I wish I still had my teenage bladder, the only that would allow me to sleep until noon. Instead I have the 68-year old version that wakes me up every two hours. It feels like I’m going to explode each time, but then out comes a trickle. Sometime last night my rhyming mind made me think of George Dickel, the whisky that was the star of every pool party. I even had a dream that took me back to those party days when the greeting was usually, “did you bring your Dickel?” I have many stories related to “George,” as told in Post # 26. Although the less-known “George” might have been treated as substandard to popular “Jack,” at that time because they didn’t advertise, we always felt that it was a hidden treasure. In recent years, it has become quite popular in the bars around Portland and on gift lists for men.
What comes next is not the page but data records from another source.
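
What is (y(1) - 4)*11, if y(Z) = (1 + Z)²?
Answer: 0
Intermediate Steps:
(y(1) - 4)*11 = ((1 + 1)² - 4)*11 = (2² - 4)*11 = (4 - 4)*11 = 0*11 = 0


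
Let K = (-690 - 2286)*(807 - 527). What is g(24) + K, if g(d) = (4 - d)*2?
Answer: -833320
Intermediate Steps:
K = -833280 (K = -2976*280 = -833280)
g(d) = 8 - 2*d
g(24) + K = (8 - 2*24) - 833280 = (8 - 48) - 833280 = -40 - 833280 = -833320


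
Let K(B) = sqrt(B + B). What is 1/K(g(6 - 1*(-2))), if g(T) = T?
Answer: 1/4 ≈ 0.25000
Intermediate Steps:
K(B) = sqrt(2)*sqrt(B) (K(B) = sqrt(2*B) = sqrt(2)*sqrt(B))
1/K(g(6 - 1*(-2))) = 1/(sqrt(2)*sqrt(6 - 1*(-2))) = 1/(sqrt(2)*sqrt(6 + 2)) = 1/(sqrt(2)*sqrt(8)) = 1/(sqrt(2)*(2*sqrt(2))) = 1/4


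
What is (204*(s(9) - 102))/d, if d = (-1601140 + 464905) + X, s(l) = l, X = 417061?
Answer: 9486/359587 ≈ 0.026380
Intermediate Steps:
d = -719174 (d = (-1601140 + 464905) + 417061 = -1136235 + 417061 = -719174)
(204*(s(9) - 102))/d = (204*(9 - 102))/(-719174) = (204*(-93))*(-1/719174) = -18972*(-1/719174) = 9486/359587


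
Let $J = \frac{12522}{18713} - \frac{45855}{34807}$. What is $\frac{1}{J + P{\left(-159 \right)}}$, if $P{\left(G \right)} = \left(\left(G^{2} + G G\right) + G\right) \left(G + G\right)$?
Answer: $- \frac{651343391}{10439832600061575} \approx -6.239 \cdot 10^{-8}$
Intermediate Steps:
$J = - \frac{422231361}{651343391}$ ($J = 12522 \cdot \frac{1}{18713} - \frac{45855}{34807} = \frac{12522}{18713} - \frac{45855}{34807} = - \frac{422231361}{651343391} \approx -0.64825$)
$P{\left(G \right)} = 2 G \left(G + 2 G^{2}\right)$ ($P{\left(G \right)} = \left(\left(G^{2} + G^{2}\right) + G\right) 2 G = \left(2 G^{2} + G\right) 2 G = \left(G + 2 G^{2}\right) 2 G = 2 G \left(G + 2 G^{2}\right)$)
$\frac{1}{J + P{\left(-159 \right)}} = \frac{1}{- \frac{422231361}{651343391} + \left(-159\right)^{2} \left(2 + 4 \left(-159\right)\right)} = \frac{1}{- \frac{422231361}{651343391} + 25281 \left(2 - 636\right)} = \frac{1}{- \frac{422231361}{651343391} + 25281 \left(-634\right)} = \frac{1}{- \frac{422231361}{651343391} - 16028154} = \frac{1}{- \frac{10439832600061575}{651343391}} = - \frac{651343391}{10439832600061575}$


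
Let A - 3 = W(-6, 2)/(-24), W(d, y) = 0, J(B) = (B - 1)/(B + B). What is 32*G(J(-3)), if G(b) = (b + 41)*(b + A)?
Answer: 44000/9 ≈ 4888.9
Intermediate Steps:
J(B) = (-1 + B)/(2*B) (J(B) = (-1 + B)/((2*B)) = (-1 + B)*(1/(2*B)) = (-1 + B)/(2*B))
A = 3 (A = 3 + 0/(-24) = 3 + 0*(-1/24) = 3 + 0 = 3)
G(b) = (3 + b)*(41 + b) (G(b) = (b + 41)*(b + 3) = (41 + b)*(3 + b) = (3 + b)*(41 + b))
32*G(J(-3)) = 32*(123 + ((½)*(-1 - 3)/(-3))² + 44*((½)*(-1 - 3)/(-3))) = 32*(123 + ((½)*(-⅓)*(-4))² + 44*((½)*(-⅓)*(-4))) = 32*(123 + (⅔)² + 44*(⅔)) = 32*(123 + 4/9 + 88/3) = 32*(1375/9) = 44000/9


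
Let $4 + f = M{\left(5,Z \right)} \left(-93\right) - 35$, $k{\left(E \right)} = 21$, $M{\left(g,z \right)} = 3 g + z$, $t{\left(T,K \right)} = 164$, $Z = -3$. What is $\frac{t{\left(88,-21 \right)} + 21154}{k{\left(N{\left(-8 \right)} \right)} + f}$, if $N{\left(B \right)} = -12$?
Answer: $- \frac{3553}{189} \approx -18.799$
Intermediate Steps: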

It’s no surprise to me!
I’m not necessarily a whisky lover, but still have a George Dickel Tennessee Whisky No. 8 coaster on my office desk. It’s a symbol of the friendship that I shared back in the late 1980’s and it makes me smile every day by just looking at it. I can’t remember the last time I ever sipped some Dickel, but then again it’s been years since I’ve gotten together with this group that was part of my advertising career. Most of them are back in Indiana where we worked and played softball together. We’re in touch, but it’s difficult to “Dickel” over the phone. We probably should have buried a bottle to be enjoyed by the last man standing. I remember my dad telling me that he had a similar arrangement with his “Dirty Six,” but I’m certain it wasn’t a bottle of George Dickel.
I woke up this morning with memories of Dickel on my mind, as I continue to fight a nasty cold. A hot toddy might be just the thing I need on a gray, rainy day. It would have to be a Dickel Toddy or Hot Dickel, if I had the naming rights. I’ve also got a bottle of Vitamin C Gummies at my side, as my nose continues to steadily drip. I will hopefully get some natural sunshine relief next week in Florida. In the meantime, I continue to make four or five trips to the bathroom each night thanks to my aging, sensitive bladder. Each time I get up in frustration, there’s sadly only a trickle from my Dickel.